VMware
VMware

Yesterday I had the chance to visit some friends at VMware (they get community) which was a reminder of where my journey with social networks began.  I first started using social networks for business in 2008.  I was asked to build a business within Tripwire for the virtualization market.  As I was exploring the players in this market, I discovered that this community was using Twitter as their back channel of communication.  Everyone on the business side of our team got a second monitor and introduced to TweetDeck   I think they all thought I was nuts at first but it ended up being an amazing thing for us to do.  After a few months, the team had formed a number of amazing relationships on Twitter.  This resulted in many of the top bloggers in the world on virtualization writing about us even though our product was overly complex.  When we launched the product at VMWorld in 2009 the market had the perception that we were doing much better than we were because of the buzz we had created.

The business was ultimately shut down.  A few years later I had a chance to chat with one of the guys who ran one of the top blogs in the world on virtualization and lived on Twitter.  I asked him why he took so much time to test and write about our product.  He told me that each quarter he received 100’s of pitches from people hoping he would write about them.  He wrote about us because we were his friends.  It was that simple.  He was thinking of taking a trip across the US (he was from the UK) and he was planning on sleeping on our marketer’s couch.  We had a relationship with him and that mattered.

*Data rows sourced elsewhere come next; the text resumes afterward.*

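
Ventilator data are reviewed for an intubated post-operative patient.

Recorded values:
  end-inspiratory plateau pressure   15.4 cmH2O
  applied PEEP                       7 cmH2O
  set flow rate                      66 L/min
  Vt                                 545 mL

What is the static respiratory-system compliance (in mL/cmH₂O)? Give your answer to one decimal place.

64.9

Cstat = Vt / (Pplat − PEEP) = 545 / (15.4 − 7) = 545 / 8.4 = 64.881 mL/cmH2O.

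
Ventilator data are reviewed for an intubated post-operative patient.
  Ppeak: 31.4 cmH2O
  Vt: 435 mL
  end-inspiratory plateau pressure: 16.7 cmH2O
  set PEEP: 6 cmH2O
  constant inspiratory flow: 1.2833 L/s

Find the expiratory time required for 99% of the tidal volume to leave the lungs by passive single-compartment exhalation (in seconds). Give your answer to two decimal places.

2.14

R = (PIP − Pplat)/V̇ = (31.4 − 16.7) / 1.2833 = 14.7/1.2833 = 11.455 cmH2O·s/L.
C = Vt/(Pplat − PEEP) = 435.0 / (16.7 − 6) = 435.0/10.7 = 40.654 mL/cmH2O.
τ = R × C = 11.455 × 0.04065 L/cmH2O = 0.4656 s.
t = −τ·ln(1 − 0.99) = −0.4656·ln(0.01) = 2.144 s.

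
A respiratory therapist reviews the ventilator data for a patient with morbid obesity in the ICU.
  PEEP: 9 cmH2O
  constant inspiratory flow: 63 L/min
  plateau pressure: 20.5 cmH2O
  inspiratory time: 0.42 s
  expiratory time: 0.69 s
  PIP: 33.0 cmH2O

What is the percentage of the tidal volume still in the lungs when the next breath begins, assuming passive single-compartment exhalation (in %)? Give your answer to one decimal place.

22.1

Flow: 63 L/min ÷ 60 = 1.05 L/s.
Vt = flow × Ti = 1.05 L/s × 0.42 s × 1000 mL/L = 441.0 mL.
R = (PIP − Pplat)/V̇ = (33.0 − 20.5) / 1.05 = 12.5/1.05 = 11.905 cmH2O·s/L.
C = Vt/(Pplat − PEEP) = 441.0 / (20.5 − 9) = 441.0/11.5 = 38.348 mL/cmH2O.
τ = R × C = 11.905 × 0.03835 L/cmH2O = 0.4566 s.
Fraction remaining at end-expiration = e^(−Te/τ) = e^(−0.69/0.4566) = 0.2207 → 22.07%.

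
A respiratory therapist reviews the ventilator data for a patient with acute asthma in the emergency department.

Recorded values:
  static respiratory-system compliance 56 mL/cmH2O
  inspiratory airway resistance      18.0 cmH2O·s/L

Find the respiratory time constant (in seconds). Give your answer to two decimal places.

1.01

τ = R × C = 18.0 × 56 mL/cmH2O = 18.0 × 0.056 L/cmH2O = 1.008 s.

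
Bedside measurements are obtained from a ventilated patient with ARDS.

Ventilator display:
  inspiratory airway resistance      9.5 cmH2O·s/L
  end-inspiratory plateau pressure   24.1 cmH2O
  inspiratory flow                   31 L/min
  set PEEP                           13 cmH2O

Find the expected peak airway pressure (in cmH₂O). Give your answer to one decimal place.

Flow: 31 L/min ÷ 60 = 0.5167 L/s.
PIP = Pplat + Raw × flow = 24.1 + 9.5 × 0.5167 = 24.1 + 4.909 = 29.009 cmH2O.

29.0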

How did we do this?   We just hustled.  We worked our butts off discovering, engaging and building relationships with this community.  This is how the early days of social worked.  Where has this gone in our approach to social?  Community seems to be a word that is not fashionable to say.  We now are trying to mass market to people through advertising or “Influencers” because they have a ton of followers.  There are more lists that score and rank people than anyone knows what to do with.  What happened to organizations adding value as part of a community and building relationships?

These networks have gotten so large that hustle is no longer enough.  With a billion people on Facebook and 500 million people on Twitter the size and volume of the noise has become overwhelming.  It is a huge challenge for marketers to articulate their mental model of how they think these massive communities work to the business.  That is why most marketers have resorted to these mass marketing techniques.  It is something they can articulate and the business understands.

We can do better.   We have more data about these networks than any other channel we have ever had.  The challenge is that these networks are different for multiple reasons and the old models in how we understood the Internet or the physical world don’t translate.  .  We need new intelligence that starts to deliver on the promise we had of social before scale overwhelmed us.